BUFFALO, N.Y. (WIVB) – Though the ice boom has been completely removed, ice chunks are still floating down the Niagara River, creating dangerous conditions for anyone out of the water.
And though temperatures reached 80 degrees in Buffalo on Friday, the water was only around 40 degrees.
The U.S. Coast Guard says a person immersed in cold water immediately goes into cold-shock, which can cause a person to gasp in water or hyperventilate. It also makes it difficult to hold your breath, increases your heart rate, and elevates your blood pressure.
After two minutes, a person can experience functional disability, which includes difficulty swimming, muscle cramping, and a loss of mental dexterity. Hypothermia can set in as soon as 15 minutes after a person enters the water.

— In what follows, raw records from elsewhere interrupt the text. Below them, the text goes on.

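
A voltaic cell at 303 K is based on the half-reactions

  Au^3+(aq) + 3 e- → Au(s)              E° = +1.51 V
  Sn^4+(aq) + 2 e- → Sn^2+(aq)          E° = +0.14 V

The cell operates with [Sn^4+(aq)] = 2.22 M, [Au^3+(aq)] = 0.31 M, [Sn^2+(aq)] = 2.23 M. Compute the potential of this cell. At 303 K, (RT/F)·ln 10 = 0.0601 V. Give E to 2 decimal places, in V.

Since E°(Au³⁺/Au) > E°(Sn⁴⁺/Sn²⁺), Au³⁺/Au serves as the cathode.
The standard potential is +1.51 − (+0.14) = +1.37 V and the balanced reaction transfers n = 6 electrons.
For the overall reaction 2 Au^3+(aq) + 3 Sn^2+(aq) → 2 Au(s) + 3 Sn^4+(aq), Q = [Sn^4+(aq)]^3 / ([Au^3+(aq)]^2·[Sn^2+(aq)]^3) = 10.3, giving log Q = 1.011.
Applying E = E° − (RT ln10/nF)·log Q gives +1.37 − (0.0601/6)(1.011) = +1.36 V.

+1.36 V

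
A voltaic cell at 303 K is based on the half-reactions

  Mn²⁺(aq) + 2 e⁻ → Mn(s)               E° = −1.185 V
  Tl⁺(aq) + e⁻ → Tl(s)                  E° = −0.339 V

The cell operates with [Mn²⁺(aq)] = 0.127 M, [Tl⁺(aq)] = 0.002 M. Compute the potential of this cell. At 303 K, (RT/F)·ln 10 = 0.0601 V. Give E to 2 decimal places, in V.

Tl⁺/Tl is reduced (cathode, E° = −0.339 V) and Mn²⁺/Mn is oxidized (anode).
E°cell = E°cat − E°an = −0.339 − (−1.185) = +0.846 V; n = 2.
The balanced reaction is 2 Tl⁺(aq) + Mn(s) → 2 Tl(s) + Mn²⁺(aq), so Q = [Mn²⁺(aq)] / [Tl⁺(aq)]^2 = 3.18×10^4 and log Q = 4.502.
E = E° − (0.0601/n)·log Q = +0.846 − (0.0601/2)(4.502) = +0.71 V.

+0.71 V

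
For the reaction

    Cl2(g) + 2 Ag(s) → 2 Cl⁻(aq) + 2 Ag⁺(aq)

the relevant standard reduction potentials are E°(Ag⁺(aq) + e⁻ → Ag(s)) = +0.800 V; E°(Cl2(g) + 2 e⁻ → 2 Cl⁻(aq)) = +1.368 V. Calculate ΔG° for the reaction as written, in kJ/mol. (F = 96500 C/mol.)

In the reaction as written Cl2(g) is reduced, so the Cl₂/Cl⁻ couple is the cathode and Ag⁺/Ag is the anode.
E°cell = +1.368 − (+0.800) = +0.568 V; balancing electrons gives n = 2.
ΔG° = −nFE°cell = −(2)(96500)(+0.568) J/mol = −110 kJ/mol.

−110 kJ/mol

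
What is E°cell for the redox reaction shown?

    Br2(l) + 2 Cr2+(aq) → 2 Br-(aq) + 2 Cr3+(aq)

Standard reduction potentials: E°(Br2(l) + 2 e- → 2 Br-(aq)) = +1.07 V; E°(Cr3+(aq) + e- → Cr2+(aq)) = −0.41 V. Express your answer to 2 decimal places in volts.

+1.48 V

In the reaction as written, Br2(l) is reduced (cathode) and Cr3+(aq) is produced by oxidation at the anode.
E°cell = E°(cathode) − E°(anode) = +1.07 − (−0.41) = +1.48 V.
The positive value indicates the reaction is spontaneous as written.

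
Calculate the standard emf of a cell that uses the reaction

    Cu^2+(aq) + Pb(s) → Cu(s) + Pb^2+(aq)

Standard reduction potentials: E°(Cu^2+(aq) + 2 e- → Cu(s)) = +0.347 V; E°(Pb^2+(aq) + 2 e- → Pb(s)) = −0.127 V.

Cu^2+(aq) gains electrons, so the Cu²⁺/Cu couple is the cathode; the Pb²⁺/Pb couple is the anode.
E°cell = E°(cathode) − E°(anode) = +0.347 − (−0.127) = +0.474 V.

+0.474 V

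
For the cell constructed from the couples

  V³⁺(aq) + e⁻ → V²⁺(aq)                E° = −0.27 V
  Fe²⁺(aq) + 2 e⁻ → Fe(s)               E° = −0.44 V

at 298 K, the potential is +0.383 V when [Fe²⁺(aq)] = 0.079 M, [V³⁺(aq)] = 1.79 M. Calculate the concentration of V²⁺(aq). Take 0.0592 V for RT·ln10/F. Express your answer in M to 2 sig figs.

With V³⁺/V²⁺ at the cathode and Fe²⁺/Fe at the anode, E°cell = −0.27 − (−0.44) = +0.17 V (n = 2).
From the Nernst equation, log Q = n(E° − E)/0.0592 = 2·(+0.17 − (+0.383))/0.0592 = −7.196.
The balanced reaction is 2 V³⁺(aq) + Fe(s) → 2 V²⁺(aq) + Fe²⁺(aq), so Q = ([V²⁺(aq)]^2·[Fe²⁺(aq)]) / [V³⁺(aq)]^2.
Isolating [V²⁺(aq)] in Q = 10^{−7.196} yields log [V²⁺(aq)] = −2.794, i.e. 0.0016 M.

0.0016 M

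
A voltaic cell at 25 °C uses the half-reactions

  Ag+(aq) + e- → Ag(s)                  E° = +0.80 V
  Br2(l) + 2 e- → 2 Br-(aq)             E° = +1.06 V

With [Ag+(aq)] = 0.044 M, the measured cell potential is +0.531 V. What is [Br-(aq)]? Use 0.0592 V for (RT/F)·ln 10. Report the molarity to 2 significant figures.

0.00060 M

The Br₂/Br⁻ couple has the larger reduction potential, so it is the cathode: E°cell = +1.06 − (+0.80) = +0.26 V and n = 2.
From the Nernst equation, log Q = n(E° − E)/0.0592 = 2·(+0.26 − (+0.531))/0.0592 = −9.155.
For Br2(l) + 2 Ag(s) → 2 Br-(aq) + 2 Ag+(aq), the reaction quotient is Q = [Br-(aq)]^2·[Ag+(aq)]^2.
Substituting the known concentrations and solving, log [Br-(aq)] = −3.221 and [Br-(aq)] = 0.00060 M.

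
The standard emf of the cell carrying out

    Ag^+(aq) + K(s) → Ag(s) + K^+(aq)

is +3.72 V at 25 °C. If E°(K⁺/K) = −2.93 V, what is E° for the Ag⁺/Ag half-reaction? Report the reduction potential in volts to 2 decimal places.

+0.79 V

In the reaction as written the Ag⁺/Ag couple is reduced (cathode) and K⁺/K is oxidized (anode), so E°cell = E°(Ag⁺/Ag) − E°(K⁺/K).
E°(Ag⁺/Ag) = E°cell + E°(anode) = +3.72 + (−2.93) = +0.79 V.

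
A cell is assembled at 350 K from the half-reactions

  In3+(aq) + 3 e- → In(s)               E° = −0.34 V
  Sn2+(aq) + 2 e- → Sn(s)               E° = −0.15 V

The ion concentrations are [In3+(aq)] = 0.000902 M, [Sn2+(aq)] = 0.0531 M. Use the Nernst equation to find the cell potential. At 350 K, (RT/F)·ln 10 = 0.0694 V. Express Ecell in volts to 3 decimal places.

The Sn²⁺/Sn couple has the more positive E°, so it is the cathode; In³⁺/In is the anode.
E°cell = −0.15 − (−0.34) = +0.19 V, with n = 6 electrons transferred.
The balanced reaction is 3 Sn2+(aq) + 2 In(s) → 3 Sn(s) + 2 In3+(aq), so Q = [In3+(aq)]^2 / [Sn2+(aq)]^3 = 0.00543 and log Q = −2.265.
E = E° − (0.0694/n)·log Q = +0.19 − (0.0694/6)(−2.265) = +0.216 V.

+0.216 V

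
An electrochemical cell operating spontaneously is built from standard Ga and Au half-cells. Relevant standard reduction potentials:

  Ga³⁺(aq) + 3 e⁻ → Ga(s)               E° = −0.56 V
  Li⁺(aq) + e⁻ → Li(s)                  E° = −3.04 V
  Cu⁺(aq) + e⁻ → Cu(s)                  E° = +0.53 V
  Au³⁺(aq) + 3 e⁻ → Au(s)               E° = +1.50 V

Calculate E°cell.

The Au³⁺/Au couple has the higher E°, so Au ion is reduced (cathode) and Ga is oxidized (anode).
E°cell = E°(cathode) − E°(anode) = +1.50 − (−0.56) = +2.06 V.

+2.06 V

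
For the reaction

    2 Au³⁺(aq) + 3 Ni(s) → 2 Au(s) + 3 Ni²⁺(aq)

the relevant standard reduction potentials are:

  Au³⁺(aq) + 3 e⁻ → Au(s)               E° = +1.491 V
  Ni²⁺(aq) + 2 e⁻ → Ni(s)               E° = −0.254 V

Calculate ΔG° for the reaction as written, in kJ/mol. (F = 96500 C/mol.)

−1010 kJ/mol

In the reaction as written Au³⁺(aq) is reduced, so the Au³⁺/Au couple is the cathode and Ni²⁺/Ni is the anode.
E°cell = +1.491 − (−0.254) = +1.745 V; balancing electrons gives n = 6.
ΔG° = −nFE°cell = −(6)(96500)(+1.745) J/mol = −1010 kJ/mol.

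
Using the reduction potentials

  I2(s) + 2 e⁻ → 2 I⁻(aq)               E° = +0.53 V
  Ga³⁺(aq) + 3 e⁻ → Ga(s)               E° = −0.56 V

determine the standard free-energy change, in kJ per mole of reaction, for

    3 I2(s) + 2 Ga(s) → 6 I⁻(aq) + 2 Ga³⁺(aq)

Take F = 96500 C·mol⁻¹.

−631 kJ/mol

In the reaction as written I2(s) is reduced, so the I₂/I⁻ couple is the cathode and Ga³⁺/Ga is the anode.
E°cell = +0.53 − (−0.56) = +1.09 V; balancing electrons gives n = 6.
ΔG° = −nFE°cell = −(6)(96500)(+1.09) J/mol = −631 kJ/mol.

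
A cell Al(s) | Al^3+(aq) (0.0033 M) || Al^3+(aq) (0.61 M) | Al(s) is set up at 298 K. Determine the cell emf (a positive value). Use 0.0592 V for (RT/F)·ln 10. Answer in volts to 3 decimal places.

0.045 V

For a concentration cell E°cell = 0, since both electrodes use the same couple.
The compartment with the higher Al^3+(aq) concentration (0.61 M) acts as the cathode; ions are reduced there and produced at the dilute (0.0033 M) anode.
With n = 3, Ecell = −(0.0592/3)·log([dilute]/[conc]) = −(0.0592/3)·log(0.0033/0.61) = +0.045 V.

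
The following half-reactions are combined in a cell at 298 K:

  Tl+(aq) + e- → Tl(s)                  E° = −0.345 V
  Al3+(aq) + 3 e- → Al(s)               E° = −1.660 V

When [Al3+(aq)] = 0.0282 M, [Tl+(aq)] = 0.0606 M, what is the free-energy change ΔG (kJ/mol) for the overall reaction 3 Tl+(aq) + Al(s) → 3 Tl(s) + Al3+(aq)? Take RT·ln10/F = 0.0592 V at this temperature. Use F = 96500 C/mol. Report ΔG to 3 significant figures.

−369 kJ/mol

E°cell = −0.345 − (−1.660) = +1.315 V; the balanced reaction transfers n = 3 electrons.
The reaction quotient is [Al3+(aq)] / [Tl+(aq)]^3 = 127; by Nernst, E = +1.315 − (0.0592/3)(2.103) = +1.2735 V.
Then ΔG = −nFE = −3 × 96500 × +1.2735 J/mol = −369 kJ/mol.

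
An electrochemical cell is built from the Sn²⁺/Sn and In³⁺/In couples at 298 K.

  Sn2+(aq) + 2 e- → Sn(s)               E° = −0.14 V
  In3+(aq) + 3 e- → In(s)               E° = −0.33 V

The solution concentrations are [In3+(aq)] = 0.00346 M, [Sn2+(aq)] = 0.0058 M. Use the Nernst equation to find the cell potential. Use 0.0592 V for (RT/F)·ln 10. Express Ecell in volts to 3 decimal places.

Since E°(Sn²⁺/Sn) > E°(In³⁺/In), Sn²⁺/Sn serves as the cathode.
The standard potential is −0.14 − (−0.33) = +0.19 V and the balanced reaction transfers n = 6 electrons.
Balancing gives 3 Sn2+(aq) + 2 In(s) → 3 Sn(s) + 2 In3+(aq); hence Q = [In3+(aq)]^2 / [Sn2+(aq)]^3 = 61.4 (log Q = 1.788).
Applying E = E° − (RT ln10/nF)·log Q gives +0.19 − (0.0592/6)(1.788) = +0.172 V.

+0.172 V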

Denis Kreze captured the following video of jet skis traveling at a high rate of speed on the river on Friday:
In addition to the dangers the cold water poses, some of the ice chunks in the water are massive.
This photo was taken at Beaver Island State Park. Pictured is Wayne Park, who was there with his mother. He climbed on one of the floating “mini-icebergs” -
Though there are far fewer ice chunks in the river now, the West Side Rowing Club was forced to cancel the John Bennett Regatta on Sunday due to the danger the ice and cold water posed to rowers.